Community Health Systems is negotiating with seven entities to divest 17 hospitals, home care businesses, or non-hospital real estate properties, CEO Wayne T. Smith said in a conference call Wednesday with analysts. The transactions are expected to be completed by mid-2017.

"Estimate proceeds from these transactions include working capital projected to generate $1.2 billion," Smith said. "A substantial portion of these proceeds will be used for further debt reduction."

"It is also worth noting that the interest level in our assets is extremely high," Smith said. "We are receiving interest from a number of parties and we will provide updates as we receive definitive agreements and reach the close of the transactions."

The announcement came as Smith tried to put a positive spin on weak third quarter that saw $4.3 billion in net operating revenues, down 9.6% when compared with the same period in 2015. Smith blamed the drop on low volumes and higher-than-expected expenses.

"It goes without saying that we are not pleased with our performance in the third quarter," Smith told the analysts. "Over the years we have seen some variability but our inconsistent performance recently in the third quarter simply has not been good enough."
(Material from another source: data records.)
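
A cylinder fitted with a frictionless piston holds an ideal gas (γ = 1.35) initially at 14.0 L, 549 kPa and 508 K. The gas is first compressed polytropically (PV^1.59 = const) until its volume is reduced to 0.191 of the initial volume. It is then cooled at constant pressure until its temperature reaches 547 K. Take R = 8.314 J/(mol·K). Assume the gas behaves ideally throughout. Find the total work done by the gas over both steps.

-33700 J

n = P₁V₁/(RT₁) = 549×14.0/(8.314×508) = 1.82 mol.
Step 1 — Polytropic n=1.59: T₂ = T₁(V₁/V₂)^(n−1) = 508×(5.24)^0.59 = 1350 K; P₂ = P₁(V₁/V₂)^n = 7630 kPa.
W = (P₁V₁−P₂V₂)/(n−1) = (549×14.0−7630×2.67)/0.59 = -21600 J.
ΔU = nCvΔT = 1.82×23.8×(1350−508) = 36400 J.
Q = ΔU + W = 14800 J.
State after step 1: P = 7630 kPa, V = 2.67 L, T = 1350 K.
Step 2 — Isobaric: P stays 7630 kPa; V/T = const ⇒ T₂ = 547 K, V₂ = 1.08 L.
W = PΔV = 7630×(1.08−2.67) kPa·L = -12100 J.
ΔU = nCvΔT = 1.82×23.8×(547−1350) = -34700 J.
Q = ΔU + W = nCpΔT = -46800 J.
Net over both steps: W = -33700 J, Q = -32000 J, ΔU = 1690 J.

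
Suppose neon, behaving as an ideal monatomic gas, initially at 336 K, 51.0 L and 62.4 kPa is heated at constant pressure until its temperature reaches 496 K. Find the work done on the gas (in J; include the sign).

-1520 J

n = P₁V₁/(RT₁) = 62.4×51.0/(8.314×336) = 1.14 mol.
Isobaric: P stays 62.4 kPa; V/T = const ⇒ T₂ = 496 K, V₂ = 75.3 L.
W = PΔV = 62.4×(75.3−51.0) kPa·L = 1520 J.
Work done on the gas = −W_by = -1520 J.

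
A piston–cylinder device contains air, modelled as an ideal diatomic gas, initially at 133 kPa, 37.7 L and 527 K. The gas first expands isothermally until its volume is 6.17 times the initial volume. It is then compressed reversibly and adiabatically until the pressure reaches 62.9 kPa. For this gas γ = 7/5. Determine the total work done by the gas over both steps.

n = P₁V₁/(RT₁) = 133×37.7/(8.314×527) = 1.14 mol.
Step 1 — Isothermal: T stays 527 K; PV = const ⇒ V₂ = 233 L, P₂ = 21.6 kPa.
ΔU = 0 (ideal gas, T constant).
W = nRT ln(V₂/V₁) = 1.14×8.314×527×ln(6.17) = 9120 J.
Q = ΔU + W = 9120 J.
State after step 1: P = 21.6 kPa, V = 233 L, T = 527 K.
Step 2 — Adiabatic: T₂/T₁ = (P₂/P₁)^((γ−1)/γ) ⇒ T₂ = 527×(2.92)^0.286 = 716 K; V₂ = 108 L.
ΔU = nCvΔT = 1.14×20.8×(716−527) = 4490 J.
Q = 0 for an adiabatic process, so W = −ΔU = -4490 J.
Net over both steps: W = 4640 J, Q = 9120 J, ΔU = 4490 J.

4640 J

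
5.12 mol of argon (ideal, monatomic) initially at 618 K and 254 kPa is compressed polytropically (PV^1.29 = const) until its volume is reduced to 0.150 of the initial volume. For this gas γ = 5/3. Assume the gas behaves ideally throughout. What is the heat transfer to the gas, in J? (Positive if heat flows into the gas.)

-37600 J

V₁ = nRT₁/P₁ = 5.12×8.314×618/254 = 104 L.
Polytropic n=1.29: T₂ = T₁(V₁/V₂)^(n−1) = 618×(6.67)^0.29 = 1070 K; P₂ = P₁(V₁/V₂)^n = 2940 kPa.
W = (P₁V₁−P₂V₂)/(n−1) = (254×104−2940×15.5)/0.29 = -66500 J.
ΔU = nCvΔT = 5.12×12.5×(1070−618) = 28900 J.
Q = ΔU + W = -37600 J.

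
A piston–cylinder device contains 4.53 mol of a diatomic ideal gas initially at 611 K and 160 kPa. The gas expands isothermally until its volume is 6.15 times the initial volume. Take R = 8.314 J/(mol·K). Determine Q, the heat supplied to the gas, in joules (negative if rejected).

V₁ = nRT₁/P₁ = 4.53×8.314×611/160 = 144 L.
Isothermal: T stays 611 K; PV = const ⇒ V₂ = 885 L, P₂ = 26.0 kPa.
ΔU = 0 (ideal gas, T constant).
W = nRT ln(V₂/V₁) = 4.53×8.314×611×ln(6.15) = 41800 J.
Q = ΔU + W = 41800 J.

41800 J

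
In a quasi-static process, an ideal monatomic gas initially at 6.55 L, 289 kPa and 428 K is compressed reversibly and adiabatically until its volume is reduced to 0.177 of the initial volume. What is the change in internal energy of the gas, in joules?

6170 J

n = P₁V₁/(RT₁) = 289×6.55/(8.314×428) = 0.532 mol.
Adiabatic: TV^(γ−1) = const ⇒ T₂ = 428×(5.65)^0.667 = 1360 K; PV^γ = const ⇒ P₂ = 5180 kPa.
For an ideal gas ΔU = nCvΔT with Cv = (3/2)R = 12.5 J/(mol·K).
ΔU = 0.532×12.5×(1360−428) = 6170 J.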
"Operationally, we have experienced a great deal of change over the past few quarters," he said. "Assimilation of the HMA hospitals has been more difficult than anticipated. The recent spin off of Quorum Health, realignment of our divisions, a number of new division presidents and vice presidents, the promotion of our new chief operations officers (Tim L. Hingtgen), consolidations of many of our back office functions and IT conversions, ultimately these changes will help to strengthen the company for the better long term success. Some of these changes have created challenges in the near term."

Smith said that the divestitures were not unanticipated.
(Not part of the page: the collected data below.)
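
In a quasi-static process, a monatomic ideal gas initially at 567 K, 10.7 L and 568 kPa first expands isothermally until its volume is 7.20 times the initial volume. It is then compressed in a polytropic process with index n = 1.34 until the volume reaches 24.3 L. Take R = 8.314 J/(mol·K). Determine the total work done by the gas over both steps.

n = P₁V₁/(RT₁) = 568×10.7/(8.314×567) = 1.29 mol.
Step 1 — Isothermal: T stays 567 K; PV = const ⇒ V₂ = 77.0 L, P₂ = 78.9 kPa.
ΔU = 0 (ideal gas, T constant).
W = nRT ln(V₂/V₁) = 1.29×8.314×567×ln(7.20) = 12000 J.
Q = ΔU + W = 12000 J.
State after step 1: P = 78.9 kPa, V = 77.0 L, T = 567 K.
Step 2 — Polytropic n=1.34: T₂ = T₁(V₁/V₂)^(n−1) = 567×(3.17)^0.34 = 839 K; P₂ = P₁(V₁/V₂)^n = 370 kPa.
W = (P₁V₁−P₂V₂)/(n−1) = (78.9×77.0−370×24.3)/0.34 = -8590 J.
ΔU = nCvΔT = 1.29×12.5×(839−567) = 4380 J.
Q = ΔU + W = -4210 J.
Net over both steps: W = 3410 J, Q = 7790 J, ΔU = 4380 J.

3410 J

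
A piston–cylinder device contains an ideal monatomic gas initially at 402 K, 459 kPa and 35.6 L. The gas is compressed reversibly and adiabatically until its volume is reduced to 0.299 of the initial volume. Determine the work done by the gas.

-30300 J

n = P₁V₁/(RT₁) = 459×35.6/(8.314×402) = 4.89 mol.
Adiabatic: TV^(γ−1) = const ⇒ T₂ = 402×(3.34)^0.667 = 899 K; PV^γ = const ⇒ P₂ = 3430 kPa.
ΔU = nCvΔT = 4.89×12.5×(899−402) = 30300 J.
Q = 0 for an adiabatic process, so W = −ΔU = -30300 J.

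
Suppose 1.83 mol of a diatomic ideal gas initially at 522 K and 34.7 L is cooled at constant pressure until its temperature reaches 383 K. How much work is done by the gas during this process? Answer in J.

-2110 J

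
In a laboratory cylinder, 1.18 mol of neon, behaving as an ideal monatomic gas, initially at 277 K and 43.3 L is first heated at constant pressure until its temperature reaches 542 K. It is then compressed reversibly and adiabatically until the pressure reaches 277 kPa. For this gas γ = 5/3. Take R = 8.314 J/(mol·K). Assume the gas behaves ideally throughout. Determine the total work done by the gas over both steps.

-3870 J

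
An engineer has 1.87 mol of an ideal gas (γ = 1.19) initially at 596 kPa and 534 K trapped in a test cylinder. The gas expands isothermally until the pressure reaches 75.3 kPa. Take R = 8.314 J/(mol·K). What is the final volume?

V₁ = nRT₁/P₁ = 1.87×8.314×534/596 = 13.9 L.
Isothermal: T stays 534 K; PV = const ⇒ V₂ = 110 L, P₂ = 75.3 kPa.

110 L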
"We knew when we bought HMA, just as when we acquired Triad, that we would have to rationalize our portfolio, that we had facilities that did not fit," he said.

"As we look to the future, we want to make sure we are in sustainable markets where we have good opportunities to deploy our resources and capital so that we can expand in those markets going forward. We will continue to look at properties. We will continue to evaluate our properties, in terms of ones that are beneficial."

Last month, CHS sold three hospitals in Mississippi and one hospital in Florida to non-profit Curae Health Inc. as part of a plan to pay down debt and refine its portfolio. On Oct. 18, CHS announced that it was selling an 80% stake in its home health and hospital unit to Almost Family, Inc., for $128 million.

Smith said that reducing debt is not the only motivation for the divestitures.

"We haven't set any specific target number in terms of debt pay-down," he said. "We are more concerned about having improved margins and ensuring that our operations work efficiently and that our performance improves as well."

John Commins is the news editor for HealthLeaders.